Still, this kinder, gentler Statement of Principles does raise questions about its own content. This is especially true of the section dedicated to “God and Public Religion.” “No nation can long endure without humility and gratitude before God and fear of his judgment that are found in authentic religious tradition,” the statement claims. What makes a religious tradition “authentic,” one wonders? The answer comes quickly: “The Bible should be read as the first among the sources of a shared Western civilization in schools and universities, and as the rightful inheritance of believers and non-believers alike.” So in the American context Christian religious traditions have a special priority. But what does it mean to say that the Bible is the “rightful inheritance of believer and non-believers alike”? That sounds more like a threat than a gift, and offers seemingly little concern for the rights of non-Christian minorities who are protected from public religion only “in their private lives and in their homes.”
At its core, National Conservatism is a reaction against modernity itself, an attempt to restore a patriarchal and ethnocentric premodern world where male political leaders have the authority to coercively assert moral traditions over their populace.
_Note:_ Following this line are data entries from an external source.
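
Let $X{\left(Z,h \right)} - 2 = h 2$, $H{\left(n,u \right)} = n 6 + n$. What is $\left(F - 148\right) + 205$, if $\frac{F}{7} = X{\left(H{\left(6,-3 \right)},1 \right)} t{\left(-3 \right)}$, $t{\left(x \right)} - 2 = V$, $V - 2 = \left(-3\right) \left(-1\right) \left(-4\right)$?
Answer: $-167$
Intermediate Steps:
$H{\left(n,u \right)} = 7 n$ ($H{\left(n,u \right)} = 6 n + n = 7 n$)
$V = -10$ ($V = 2 + \left(-3\right) \left(-1\right) \left(-4\right) = 2 + 3 \left(-4\right) = 2 - 12 = -10$)
$X{\left(Z,h \right)} = 2 + 2 h$ ($X{\left(Z,h \right)} = 2 + h 2 = 2 + 2 h$)
$t{\left(x \right)} = -8$ ($t{\left(x \right)} = 2 - 10 = -8$)
$F = -224$ ($F = 7 \left(2 + 2 \cdot 1\right) \left(-8\right) = 7 \left(2 + 2\right) \left(-8\right) = 7 \cdot 4 \left(-8\right) = 7 \left(-32\right) = -224$)
$\left(F - 148\right) + 205 = \left(-224 - 148\right) + 205 = -372 + 205 = -167$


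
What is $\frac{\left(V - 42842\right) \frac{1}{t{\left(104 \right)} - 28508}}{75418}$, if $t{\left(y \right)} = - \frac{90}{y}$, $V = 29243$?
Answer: $\frac{353574}{55902121849} \approx 6.3249 \cdot 10^{-6}$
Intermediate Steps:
$\frac{\left(V - 42842\right) \frac{1}{t{\left(104 \right)} - 28508}}{75418} = \frac{\left(29243 - 42842\right) \frac{1}{- \frac{90}{104} - 28508}}{75418} = - \frac{13599}{\left(-90\right) \frac{1}{104} - 28508} \cdot \frac{1}{75418} = - \frac{13599}{- \frac{45}{52} - 28508} \cdot \frac{1}{75418} = - \frac{13599}{- \frac{1482461}{52}} \cdot \frac{1}{75418} = \left(-13599\right) \left(- \frac{52}{1482461}\right) \frac{1}{75418} = \frac{707148}{1482461} \cdot \frac{1}{75418} = \frac{353574}{55902121849}$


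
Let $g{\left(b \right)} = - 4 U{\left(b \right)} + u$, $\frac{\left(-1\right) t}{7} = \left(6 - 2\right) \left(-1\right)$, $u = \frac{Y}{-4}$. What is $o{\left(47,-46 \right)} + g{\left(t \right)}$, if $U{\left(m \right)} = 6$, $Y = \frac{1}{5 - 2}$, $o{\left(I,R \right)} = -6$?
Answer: $- \frac{361}{12} \approx -30.083$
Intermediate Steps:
$Y = \frac{1}{3} \approx 0.33333$
$u = - \frac{1}{12}$ ($u = \frac{1}{3 \left(-4\right)} = \frac{1}{3} \left(- \frac{1}{4}\right) = - \frac{1}{12} \approx -0.083333$)
$t = 28$ ($t = - 7 \left(6 - 2\right) \left(-1\right) = - 7 \cdot 4 \left(-1\right) = \left(-7\right) \left(-4\right) = 28$)
$g{\left(b \right)} = - \frac{289}{12}$ ($g{\left(b \right)} = \left(-4\right) 6 - \frac{1}{12} = -24 - \frac{1}{12} = - \frac{289}{12}$)
$o{\left(47,-46 \right)} + g{\left(t \right)} = -6 - \frac{289}{12} = - \frac{361}{12}$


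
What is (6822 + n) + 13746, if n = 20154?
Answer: 40722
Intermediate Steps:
(6822 + n) + 13746 = (6822 + 20154) + 13746 = 26976 + 13746 = 40722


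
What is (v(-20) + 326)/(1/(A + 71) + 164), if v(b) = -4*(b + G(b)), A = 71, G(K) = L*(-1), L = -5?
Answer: 54812/23289 ≈ 2.3536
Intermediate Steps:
G(K) = 5 (G(K) = -5*(-1) = 5)
v(b) = -20 - 4*b (v(b) = -4*(b + 5) = -4*(5 + b) = -20 - 4*b)
(v(-20) + 326)/(1/(A + 71) + 164) = ((-20 - 4*(-20)) + 326)/(1/(71 + 71) + 164) = ((-20 + 80) + 326)/(1/142 + 164) = (60 + 326)/(1/142 + 164) = 386/(23289/142) = 386*(142/23289) = 54812/23289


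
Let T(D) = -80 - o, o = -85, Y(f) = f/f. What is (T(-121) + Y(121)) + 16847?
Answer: 16853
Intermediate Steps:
Y(f) = 1
T(D) = 5 (T(D) = -80 - 1*(-85) = -80 + 85 = 5)
(T(-121) + Y(121)) + 16847 = (5 + 1) + 16847 = 6 + 16847 = 16853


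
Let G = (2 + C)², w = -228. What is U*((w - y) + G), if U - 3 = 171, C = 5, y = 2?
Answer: -31494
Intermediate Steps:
G = 49 (G = (2 + 5)² = 7² = 49)
U = 174 (U = 3 + 171 = 174)
U*((w - y) + G) = 174*((-228 - 1*2) + 49) = 174*((-228 - 2) + 49) = 174*(-230 + 49) = 174*(-181) = -31494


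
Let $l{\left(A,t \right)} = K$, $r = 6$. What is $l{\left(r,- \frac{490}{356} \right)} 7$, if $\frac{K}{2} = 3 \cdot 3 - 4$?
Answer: $70$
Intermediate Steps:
$K = 10$ ($K = 2 \left(3 \cdot 3 - 4\right) = 2 \left(9 - 4\right) = 2 \cdot 5 = 10$)
$l{\left(A,t \right)} = 10$
$l{\left(r,- \frac{490}{356} \right)} 7 = 10 \cdot 7 = 70$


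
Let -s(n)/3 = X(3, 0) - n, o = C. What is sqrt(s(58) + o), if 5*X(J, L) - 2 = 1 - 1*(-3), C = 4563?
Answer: 7*sqrt(2415)/5 ≈ 68.800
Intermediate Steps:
o = 4563
X(J, L) = 6/5 (X(J, L) = 2/5 + (1 - 1*(-3))/5 = 2/5 + (1 + 3)/5 = 2/5 + (1/5)*4 = 2/5 + 4/5 = 6/5)
s(n) = -18/5 + 3*n (s(n) = -3*(6/5 - n) = -18/5 + 3*n)
sqrt(s(58) + o) = sqrt((-18/5 + 3*58) + 4563) = sqrt((-18/5 + 174) + 4563) = sqrt(852/5 + 4563) = sqrt(23667/5) = 7*sqrt(2415)/5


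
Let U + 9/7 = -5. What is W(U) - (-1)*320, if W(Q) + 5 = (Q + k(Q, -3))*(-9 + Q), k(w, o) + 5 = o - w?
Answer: 3061/7 ≈ 437.29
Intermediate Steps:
k(w, o) = -5 + o - w (k(w, o) = -5 + (o - w) = -5 + o - w)
U = -44/7 (U = -9/7 - 5 = -44/7 ≈ -6.2857)
W(Q) = 67 - 8*Q (W(Q) = -5 + (Q + (-5 - 3 - Q))*(-9 + Q) = -5 + (Q + (-8 - Q))*(-9 + Q) = -5 - 8*(-9 + Q) = -5 + (72 - 8*Q) = 67 - 8*Q)
W(U) - (-1)*320 = (67 - 8*(-44/7)) - (-1)*320 = (67 + 352/7) - 1*(-320) = 821/7 + 320 = 3061/7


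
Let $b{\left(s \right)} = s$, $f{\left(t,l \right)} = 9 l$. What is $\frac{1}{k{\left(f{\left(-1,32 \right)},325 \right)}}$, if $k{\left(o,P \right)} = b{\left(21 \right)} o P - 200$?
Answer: $\frac{1}{1965400} \approx 5.088 \cdot 10^{-7}$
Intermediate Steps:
$k{\left(o,P \right)} = -200 + 21 P o$ ($k{\left(o,P \right)} = 21 o P - 200 = 21 P o - 200 = -200 + 21 P o$)
$\frac{1}{k{\left(f{\left(-1,32 \right)},325 \right)}} = \frac{1}{-200 + 21 \cdot 325 \cdot 9 \cdot 32} = \frac{1}{-200 + 21 \cdot 325 \cdot 288} = \frac{1}{-200 + 1965600} = \frac{1}{1965400}$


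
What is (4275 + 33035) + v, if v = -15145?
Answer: 22165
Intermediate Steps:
(4275 + 33035) + v = (4275 + 33035) - 15145 = 37310 - 15145 = 22165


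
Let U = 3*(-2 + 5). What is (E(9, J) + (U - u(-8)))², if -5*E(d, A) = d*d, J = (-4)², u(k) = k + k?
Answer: 1936/25 ≈ 77.440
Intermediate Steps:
u(k) = 2*k
U = 9 (U = 3*3 = 9)
J = 16
E(d, A) = -d²/5 (E(d, A) = -d*d/5 = -d²/5)
(E(9, J) + (U - u(-8)))² = (-⅕*9² + (9 - 2*(-8)))² = (-⅕*81 + (9 - 1*(-16)))² = (-81/5 + (9 + 16))² = (-81/5 + 25)² = (44/5)² = 1936/25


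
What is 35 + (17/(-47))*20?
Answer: 1305/47 ≈ 27.766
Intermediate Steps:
35 + (17/(-47))*20 = 35 + (17*(-1/47))*20 = 35 - 17/47*20 = 35 - 340/47 = 1305/47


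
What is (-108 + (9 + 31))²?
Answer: 4624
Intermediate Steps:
(-108 + (9 + 31))² = (-108 + 40)² = (-68)² = 4624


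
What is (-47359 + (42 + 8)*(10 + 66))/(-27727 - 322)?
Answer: 43559/28049 ≈ 1.5530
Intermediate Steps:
(-47359 + (42 + 8)*(10 + 66))/(-27727 - 322) = (-47359 + 50*76)/(-28049) = (-47359 + 3800)*(-1/28049) = -43559*(-1/28049) = 43559/28049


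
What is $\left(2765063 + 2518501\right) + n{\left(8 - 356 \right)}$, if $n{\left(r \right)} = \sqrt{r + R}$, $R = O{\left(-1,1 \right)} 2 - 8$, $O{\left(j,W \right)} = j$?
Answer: $5283564 + i \sqrt{358} \approx 5.2836 \cdot 10^{6} + 18.921 i$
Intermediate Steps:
$R = -10$ ($R = \left(-1\right) 2 - 8 = -2 - 8 = -10$)
$n{\left(r \right)} = \sqrt{-10 + r}$ ($n{\left(r \right)} = \sqrt{r - 10} = \sqrt{-10 + r}$)
$\left(2765063 + 2518501\right) + n{\left(8 - 356 \right)} = \left(2765063 + 2518501\right) + \sqrt{-10 + \left(8 - 356\right)} = 5283564 + \sqrt{-10 - 348} = 5283564 + \sqrt{-358} = 5283564 + i \sqrt{358}$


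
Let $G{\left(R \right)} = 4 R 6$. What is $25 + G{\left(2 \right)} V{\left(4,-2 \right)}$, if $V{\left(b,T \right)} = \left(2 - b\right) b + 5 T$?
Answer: $-839$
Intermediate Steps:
$G{\left(R \right)} = 24 R$
$V{\left(b,T \right)} = 5 T + b \left(2 - b\right)$ ($V{\left(b,T \right)} = b \left(2 - b\right) + 5 T = 5 T + b \left(2 - b\right)$)
$25 + G{\left(2 \right)} V{\left(4,-2 \right)} = 25 + 24 \cdot 2 \left(- 4^{2} + 2 \cdot 4 + 5 \left(-2\right)\right) = 25 + 48 \left(\left(-1\right) 16 + 8 - 10\right) = 25 + 48 \left(-16 + 8 - 10\right) = 25 + 48 \left(-18\right) = 25 - 864 = -839$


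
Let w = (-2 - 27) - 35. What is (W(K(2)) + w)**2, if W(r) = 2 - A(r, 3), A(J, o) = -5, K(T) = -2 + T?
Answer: 3249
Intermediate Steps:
W(r) = 7 (W(r) = 2 - 1*(-5) = 2 + 5 = 7)
w = -64 (w = -29 - 35 = -64)
(W(K(2)) + w)**2 = (7 - 64)**2 = (-57)**2 = 3249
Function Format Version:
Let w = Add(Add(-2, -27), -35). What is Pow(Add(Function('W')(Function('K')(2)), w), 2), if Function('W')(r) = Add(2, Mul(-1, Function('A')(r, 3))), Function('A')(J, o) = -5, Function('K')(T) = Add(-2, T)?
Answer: 3249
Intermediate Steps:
Function('W')(r) = 7 (Function('W')(r) = Add(2, Mul(-1, -5)) = Add(2, 5) = 7)
w = -64 (w = Add(-29, -35) = -64)
Pow(Add(Function('W')(Function('K')(2)), w), 2) = Pow(Add(7, -64), 2) = Pow(-57, 2) = 3249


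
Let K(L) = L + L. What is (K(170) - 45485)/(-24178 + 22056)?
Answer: 45145/2122 ≈ 21.275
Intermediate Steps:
K(L) = 2*L
(K(170) - 45485)/(-24178 + 22056) = (2*170 - 45485)/(-24178 + 22056) = (340 - 45485)/(-2122) = -45145*(-1/2122) = 45145/2122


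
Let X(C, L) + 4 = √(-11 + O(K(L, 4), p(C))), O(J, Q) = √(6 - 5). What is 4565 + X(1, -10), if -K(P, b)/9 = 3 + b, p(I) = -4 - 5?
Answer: 4561 + I*√10 ≈ 4561.0 + 3.1623*I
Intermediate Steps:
p(I) = -9
K(P, b) = -27 - 9*b (K(P, b) = -9*(3 + b) = -27 - 9*b)
O(J, Q) = 1 (O(J, Q) = √1 = 1)
X(C, L) = -4 + I*√10 (X(C, L) = -4 + √(-11 + 1) = -4 + √(-10) = -4 + I*√10)
4565 + X(1, -10) = 4565 + (-4 + I*√10) = 4561 + I*√10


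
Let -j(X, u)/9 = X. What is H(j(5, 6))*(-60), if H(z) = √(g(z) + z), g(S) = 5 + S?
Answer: -60*I*√85 ≈ -553.17*I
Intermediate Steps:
j(X, u) = -9*X
H(z) = √(5 + 2*z) (H(z) = √((5 + z) + z) = √(5 + 2*z))
H(j(5, 6))*(-60) = √(5 + 2*(-9*5))*(-60) = √(5 + 2*(-45))*(-60) = √(5 - 90)*(-60) = √(-85)*(-60) = (I*√85)*(-60) = -60*I*√85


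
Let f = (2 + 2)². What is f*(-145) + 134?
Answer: -2186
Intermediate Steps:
f = 16 (f = 4² = 16)
f*(-145) + 134 = 16*(-145) + 134 = -2320 + 134 = -2186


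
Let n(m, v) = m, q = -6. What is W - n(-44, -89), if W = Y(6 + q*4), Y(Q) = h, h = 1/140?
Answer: 6161/140 ≈ 44.007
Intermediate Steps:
h = 1/140 ≈ 0.0071429
Y(Q) = 1/140
W = 1/140 ≈ 0.0071429
W - n(-44, -89) = 1/140 - 1*(-44) = 1/140 + 44 = 6161/140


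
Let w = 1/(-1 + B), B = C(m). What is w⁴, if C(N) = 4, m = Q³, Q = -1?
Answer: 1/81 ≈ 0.012346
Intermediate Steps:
m = -1 (m = (-1)³ = -1)
B = 4
w = ⅓ (w = 1/(-1 + 4) = 1/3 = ⅓ ≈ 0.33333)
w⁴ = (⅓)⁴ = 1/81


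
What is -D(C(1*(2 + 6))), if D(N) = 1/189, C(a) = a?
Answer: -1/189 ≈ -0.0052910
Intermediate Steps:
D(N) = 1/189
-D(C(1*(2 + 6))) = -1*1/189 = -1/189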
It rejects totally the liberal moral conviction that individual persons have an intrinsic dignity, the terms of which are spelled out in the rights and liberties we (at least for now) take for granted. To be sure, this modern world—constituted by liberal political values, democratic political institutions, the advances of science and technology, industrialism and capitalist economic arrangements—teeters and groans under the weight of the many existential problems of its own creation. Poverty, inequality, exploitation, political corruption and conflict, anomie and alienation, a rapidly warming planet, and global pandemics to name a few. One doesn’t have to be a National Conservative to think that families are important, that the purpose of sexual relationships go beyond fleeting pleasure, that the benefits and burdens of global capitalism have been distributed unfairly, that national sovereignty is an important value, that radical individualism is harmful, that the widespread flow of refugees fleeing places of great hostility and poverty is a serious problem that deserves concerted attention. The question is whether we are going to try to address the existential problems of modernity within the framework of liberal political morality or whether we will abandon it for an older picture of the social order. Can modernity course-correct? Can we preserve social institutions that permit dignified difference, or must we return to a premodern social order of coercive homogeneity?
Edward Song is an Associate Professor of Philosophy at Westmont College in Santa Barbara, CA.